Here is why I am writing about this now. Retrieval is exactly the shape of problem AI is genuinely good at today. Not the AI in the demos. Not a chatbot bolted onto your website. A system that reads the incoming request — whatever it is, an RFQ, a support ticket, a proposal ask — pulls from your own historical record, and produces a draft. Your expert opens a draft instead of a blank page. They fix what the system got wrong, apply the judgment that is actually theirs, and send it. The human still owns the answer. They just stop doing the digging.
We have built this pattern for quoting in manufacturing, where the fastest quote usually wins and the pricing logic lived in one estimator's head. If that sounds familiar, it is worth looking at what we built: the AI Quoting Accelerator puts this architecture to work specifically for manufacturing and field services teams. The same pattern also works for proposals in services firms, for support teams sitting on years of resolved tickets, for finance teams assembling reports from systems that do not talk to each other. Different departments, same shape. The request comes in, the answer mostly exists already, and a person spends days proving it.

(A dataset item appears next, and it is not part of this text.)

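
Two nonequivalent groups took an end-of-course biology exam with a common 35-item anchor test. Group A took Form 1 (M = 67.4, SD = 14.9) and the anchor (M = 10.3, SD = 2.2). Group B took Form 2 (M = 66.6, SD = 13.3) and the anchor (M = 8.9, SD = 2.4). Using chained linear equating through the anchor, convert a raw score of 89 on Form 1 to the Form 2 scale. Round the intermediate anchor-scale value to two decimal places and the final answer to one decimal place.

Form 1 → anchor (Group A): v = (2.2/14.9)(89 − 67.4) + 10.3 = 13.49
anchor → Form 2 (Group B): y = (13.3/2.4)(13.49 − 8.9) + 66.6 = 92.0

92.0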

There are real tradeoffs here, and I want to be honest about them.
But none of that changes the math. A draft in minutes instead of days means you respond while the customer is still deciding. Your senior people spend their hours on the work that actually requires them. And the knowledge that currently lives in one person's head becomes something the business owns.
Pick your most expensive person. Ask them to walk you through their last big deliverable, hour by hour. Mark every hour that was spent finding, assembling, or reconstructing something the company already knew. That number is usually a shock, and it is also your answer to the question every leadership team is asking right now — where should AI go first in your business.
Where does everything wait on one person's memory in your company? If a name came to mind before you finished the sentence, that is the project.